All very ambitious. Falling costs will help the company get there. Volkswagen also believes it will reduce the cost of batteries by about 50% by 2030, but the absolute level of costs has not been revealed. Batteries are a significant part of the overall cost of an electric vehicle, so a 50% reduction would help make the price of an EV sticker equivalent to a gasoline-powered car.
But there is no more competition for Tesla. However, it is more likely to be the problem of the death of gasoline-powered cars. “VW Power Day confirms that electric vehicles will become the standard,” Baird analyst Ben Kallo wrote in a report on Monday. Kallo covers Tesla, not Volkswagen, and sees the VW event as a signal that the penetration of electric vehicles into the global car market will go faster than investors currently expect. However, he expects Tesla to remain the leader.
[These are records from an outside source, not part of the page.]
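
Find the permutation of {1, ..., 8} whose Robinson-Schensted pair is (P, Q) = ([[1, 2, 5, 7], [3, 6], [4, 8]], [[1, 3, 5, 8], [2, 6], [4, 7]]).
Reverse the RSK construction: for i from n down to 1, find the cell of Q containing i, remove the entry at that cell from P, and reverse-bump it up through P; the value ejected from row 1 is w(i).

Step i=8: Q has 8 at row 1, column 4; remove that cell from P, ejecting 7. So w(8) = 7. P is now [[1, 2, 5], [3, 6], [4, 8]].
Step i=7: Q has 7 at row 3, column 2; remove 8 from row 3 of P and reverse-bump: 8 enters row 2 and ejects 6; 6 enters row 1 and ejects 5. So w(7) = 5. P is now [[1, 2, 6], [3, 8], [4]].
Step i=6: Q has 6 at row 2, column 2; remove 8 from row 2 of P and reverse-bump: 8 enters row 1 and ejects 6. So w(6) = 6. P is now [[1, 2, 8], [3], [4]].
Step i=5: Q has 5 at row 1, column 3; remove that cell from P, ejecting 8. So w(5) = 8. P is now [[1, 2], [3], [4]].
Step i=4: Q has 4 at row 3, column 1; remove 4 from row 3 of P and reverse-bump: 4 enters row 2 and ejects 3; 3 enters row 1 and ejects 2. So w(4) = 2. P is now [[1, 3], [4]].
Step i=3: Q has 3 at row 1, column 2; remove that cell from P, ejecting 3. So w(3) = 3. P is now [[1], [4]].
Step i=2: Q has 2 at row 2, column 1; remove 4 from row 2 of P and reverse-bump: 4 enters row 1 and ejects 1. So w(2) = 1. P is now [[4]].
Step i=1: Q has 1 at row 1, column 1; remove that cell from P, ejecting 4. So w(1) = 4. P is now [].

So w = 4 1 3 2 8 6 5 7.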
Kallo values buying Tesla shares and has a target price of $ 736 for the shares. Wedbush analyst Dan Ives also covers Tesla, not VW. Values Tesla Hold shares. Ives ’price target, however, is higher than Kallo’s, at $ 950 per share.
His customers ask Ives if the new competition is the reason for the recent sale of Tesla shares. Shares of Tesla have fallen 21% from the January high. His answer is a resounding no.
“The EV party is just beginning,” Ives writes. Higher interest rates have affected the high-growth EV sector, but it is not worried. “The…. the transformation is just beginning, as this industry is at the peak of a $ 5 trillion market opportunity over the next decade. ”This is a huge but achievable number, given that sales of global cars easily exceed $ 2 trillion every year.
That’s enough for many winners and losers: VW and Tesla can succeed.